Le jardinier avait bu du désherbant par erreur
Deux jardiniers et deux responsables de la direction de l’Aménagement urbain (DAU) se sont retrouvés à la barre du tribunal correctionnel à la suite de l’empoisonnement accidentel d’un employé du service des Jardins. Le 18 juin 2015, Alex Rossi, pour étancher sa soif, avale une bonne gorgée d’herbicide en croyant se désaltérer avec de l’eau. Il a échappé à une mort certaine par empoisonnement après des mois de souffrances et d’hospitalisation. Comment est-ce possible? Le désherbant avait été transvasé dans une bouteille alimentaire vide, oubliée sans étiquette ni surveillance, par les employés du service des Jardins. Ce jardinier n’était pas présent à l’audience. Il est décédé accidentellement le 6 mars dernier, au cours d’une sortie à vélo sur la Basse-Corniche, à Cap-d’Ail, la tête écrasée par un bus (notre édition du 7 mars).

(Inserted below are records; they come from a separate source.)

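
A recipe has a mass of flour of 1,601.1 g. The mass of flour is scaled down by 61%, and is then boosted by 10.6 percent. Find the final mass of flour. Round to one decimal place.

690.6 g

Each change multiplies by a factor: 0.39 × 1.106 = 0.43134.
1,601.1 × 0.43134 = 690.618474 ≈ 690.6.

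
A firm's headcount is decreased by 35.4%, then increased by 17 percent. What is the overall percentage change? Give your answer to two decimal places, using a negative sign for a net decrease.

The combined multiplier is 0.646 × 1.17 = 0.75582.
That corresponds to a decrease of 24.42%.

-24.42%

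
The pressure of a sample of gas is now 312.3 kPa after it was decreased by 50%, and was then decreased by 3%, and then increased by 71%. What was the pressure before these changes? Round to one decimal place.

376.6 kPa

The overall multiplier applied was 0.5 × 0.97 × 1.71 = 0.82935.
So the original pressure was 312.3 ÷ 0.82935 ≈ 376.6 kPa.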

La famille réclame de à € de préjudice
D’emblée, le président Jérôme Fougeras-Lavergnolle s’est associé à l’affliction de la famille du défunt. En face du magistrat, quatre prévenus restés silencieux et aux visages à la même expression d’effroi pendant l’évocation de ce jour maudit. Suit alors le récit d’une agonie interminable «avec des mois de coma et d’hôpital, une profonde dépression jusqu’à la paranoïa! Et une
vie qui a repris doucement mais sans être véritablement normale ». L’avocat s’emporte quand il aborde les conditions au moment du transvasement : «Les règles n’ont pas été respectées! Deux jardiniers: un remplit une bouteille d’eau alimentaire avec de l’acide acétique, oubliée, isolée ; l’autre la dépose dans le local. Certes, le liquide sent fort. Mais quand Alex Rossi boit, il n’a plus d’odorat à cause d’une cloison nasale fracturée à plusieurs reprises… » Le demandeur ne croit pas au hasard: «On est dans le vestiaire mitoyen avec le local des produits dangereux où tout le monde se servait avec des contenants non adaptés à cet effet. Tout a fini
comme ça devait finir… La mère, l’épouse, le frère réclament respectivement 10000 euros, 20000 euros, 5000 euros de préjudice. »
« Imprudences et négligences » pour le procureur
Le procureur Alexia Brianti démontre alors qu’il s’agit, pour elle, d’un enchaînement de fautes. « Le remplissage sans apposer le moindre avertissement; la bouteille laissée à côté du bidon; le manque d’information pour la manipulation ; aucune connaissance du protocole ; l’absence de sécurité de la part du chef du secteur. Autant d’imprudences et de négligences suffisantes pour engager la responsabilité des quatre personnes mises en cause au vu du Droit monégasque. Si tout avait été respecté, ces Messieurs ne seraient pas là ! Des amendes sont justifiées : 1 000 euros pour chacun des deux jardiniers; 6000 euros pour chacun des deux responsables. »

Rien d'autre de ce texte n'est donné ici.